Search code examples
rggplot2facetfacet-grid

ggplot2 split color histograms according to data: facet_grid


Building on this question:

Is there a way to create a grid of histograms where the bins are different colors above vs. below arbitrary values (without overlapping bins), without needing to refer to the environment outside of ggplot()?

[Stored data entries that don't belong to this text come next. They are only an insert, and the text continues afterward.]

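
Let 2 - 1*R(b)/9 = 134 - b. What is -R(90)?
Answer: 378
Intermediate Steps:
R(b) = -1188 + 9*b (R(b) = 18 - 9*(134 - b) = 18 + (-1206 + 9*b) = -1188 + 9*b)
-R(90) = -(-1188 + 9*90) = -(-1188 + 810) = -1*(-378) = 378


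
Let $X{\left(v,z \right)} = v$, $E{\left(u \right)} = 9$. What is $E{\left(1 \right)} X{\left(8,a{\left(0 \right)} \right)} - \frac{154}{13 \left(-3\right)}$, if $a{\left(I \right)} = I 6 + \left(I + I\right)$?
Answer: $\frac{2962}{39} \approx 75.949$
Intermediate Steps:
$a{\left(I \right)} = 8 I$ ($a{\left(I \right)} = 6 I + 2 I = 8 I$)
$E{\left(1 \right)} X{\left(8,a{\left(0 \right)} \right)} - \frac{154}{13 \left(-3\right)} = 9 \cdot 8 - \frac{154}{13 \left(-3\right)} = 72 - \frac{154}{-39} = 72 - - \frac{154}{39} = 72 + \frac{154}{39} = \frac{2962}{39}$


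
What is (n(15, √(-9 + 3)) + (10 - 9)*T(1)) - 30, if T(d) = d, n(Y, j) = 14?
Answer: -15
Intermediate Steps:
(n(15, √(-9 + 3)) + (10 - 9)*T(1)) - 30 = (14 + (10 - 9)*1) - 30 = (14 + 1*1) - 30 = (14 + 1) - 30 = 15 - 30 = -15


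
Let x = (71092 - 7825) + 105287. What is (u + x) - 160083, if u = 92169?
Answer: 100640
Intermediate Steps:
x = 168554 (x = 63267 + 105287 = 168554)
(u + x) - 160083 = (92169 + 168554) - 160083 = 260723 - 160083 = 100640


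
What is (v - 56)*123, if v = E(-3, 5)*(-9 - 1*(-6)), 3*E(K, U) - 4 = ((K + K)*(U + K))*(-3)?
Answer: -11808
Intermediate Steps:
E(K, U) = 4/3 - 2*K*(K + U) (E(K, U) = 4/3 + (((K + K)*(U + K))*(-3))/3 = 4/3 + (((2*K)*(K + U))*(-3))/3 = 4/3 + ((2*K*(K + U))*(-3))/3 = 4/3 + (-6*K*(K + U))/3 = 4/3 - 2*K*(K + U))
v = -40 (v = (4/3 - 2*(-3)² - 2*(-3)*5)*(-9 - 1*(-6)) = (4/3 - 2*9 + 30)*(-9 + 6) = (4/3 - 18 + 30)*(-3) = (40/3)*(-3) = -40)
(v - 56)*123 = (-40 - 56)*123 = -96*123 = -11808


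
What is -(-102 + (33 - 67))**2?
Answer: -18496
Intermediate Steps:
-(-102 + (33 - 67))**2 = -(-102 - 34)**2 = -1*(-136)**2 = -1*18496 = -18496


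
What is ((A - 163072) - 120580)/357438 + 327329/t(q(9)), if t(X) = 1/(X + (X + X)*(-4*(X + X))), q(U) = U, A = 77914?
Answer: -1836326494366/4359 ≈ -4.2127e+8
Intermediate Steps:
t(X) = 1/(X - 16*X**2) (t(X) = 1/(X + (2*X)*(-8*X)) = 1/(X - 16*X**2))
((A - 163072) - 120580)/357438 + 327329/t(q(9)) = ((77914 - 163072) - 120580)/357438 + 327329/((-1/(9*(-1 + 16*9)))) = (-85158 - 120580)*(1/357438) + 327329/((-1*1/9/(-1 + 144))) = -205738*1/357438 + 327329/((-1*1/9/143)) = -2509/4359 + 327329/((-1*1/9*1/143)) = -2509/4359 + 327329/(-1/1287) = -2509/4359 + 327329*(-1287) = -2509/4359 - 421272423 = -1836326494366/4359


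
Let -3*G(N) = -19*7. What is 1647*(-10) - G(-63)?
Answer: -49543/3 ≈ -16514.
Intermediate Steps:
G(N) = 133/3 (G(N) = -(-19)*7/3 = -1/3*(-133) = 133/3)
1647*(-10) - G(-63) = 1647*(-10) - 1*133/3 = -16470 - 133/3 = -49543/3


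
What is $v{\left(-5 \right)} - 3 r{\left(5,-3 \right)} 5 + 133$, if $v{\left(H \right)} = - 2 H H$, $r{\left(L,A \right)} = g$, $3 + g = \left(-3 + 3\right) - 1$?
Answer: $-2867$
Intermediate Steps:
$g = -4$ ($g = -3 + \left(\left(-3 + 3\right) - 1\right) = -3 + \left(0 - 1\right) = -3 - 1 = -4$)
$r{\left(L,A \right)} = -4$
$v{\left(H \right)} = - 2 H^{2}$
$v{\left(-5 \right)} - 3 r{\left(5,-3 \right)} 5 + 133 = - 2 \left(-5\right)^{2} \left(-3\right) \left(-4\right) 5 + 133 = \left(-2\right) 25 \cdot 12 \cdot 5 + 133 = \left(-50\right) 60 + 133 = -3000 + 133 = -2867$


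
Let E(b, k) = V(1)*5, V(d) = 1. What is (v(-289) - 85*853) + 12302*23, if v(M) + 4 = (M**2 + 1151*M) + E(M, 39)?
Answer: -38676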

I can do this with a single histogram, like this (using median for illustration purposes):

set.seed(123)

value = stats::rnorm(100, mean = 0, sd = 1)

df = data.frame(value)

df %>%
  {
    ggplot(data = ., aes(x = value, fill = ifelse(value > median(value), "0", "1"))) +
      geom_histogram(boundary = median(.$value), alpha = 0.5, position = "identity") +
      theme(legend.position = "none")
  }

enter image description here

Can this be done for faceted plots, where each plot uses a different value, according to a grouping variable? E.g. this doesn't work:

set.seed(456)

value = stats::rnorm(200, mean = 0, sd = 1)
group = c(rep(1,100), rep(2,100))
    
df = data.frame(value, group)

df %>%
  dplyr::mutate(value = ifelse(group == 2, value + 1, value)) %>%
  dplyr::group_by(group) %>%
  dplyr::mutate(above_median = value > median(value)) %>%
  {
    ggplot(data = ., aes(x = value, fill = above_median)) +
      facet_grid(rows = group) +
      geom_histogram(boundary = median(.$value), alpha = 0.5, position = "identity") +
      theme(legend.position = "none")
  }

enter image description here


Solution

  • One option would be to add you histograms using multiple geom_histogram layers, i.e. split your data by group, then use lapply to add a geom_histogram for each group:

    library(dplyr, warn=FALSE)
    library(ggplot2)
    
    df %>%
      dplyr::mutate(value = ifelse(group == 2, value + 1, value)) %>%
      dplyr::group_by(group) %>%
      dplyr::mutate(above_median = value > median(value)) %>%
      {
        ggplot(data = ., aes(x = value, fill = above_median)) +
          facet_grid(rows = vars(group)) +
          lapply(split(., .$group), function(x) {
            geom_histogram(data = x, boundary = median(x$value), alpha = 0.5, position = "identity")
          }) +
          theme(legend.position = "none")
      }
    #> `stat_bin()` using `bins = 30`. Pick better value with `binwidth`.
    #> `stat_bin()` using `bins = 30`. Pick better value with `binwidth`.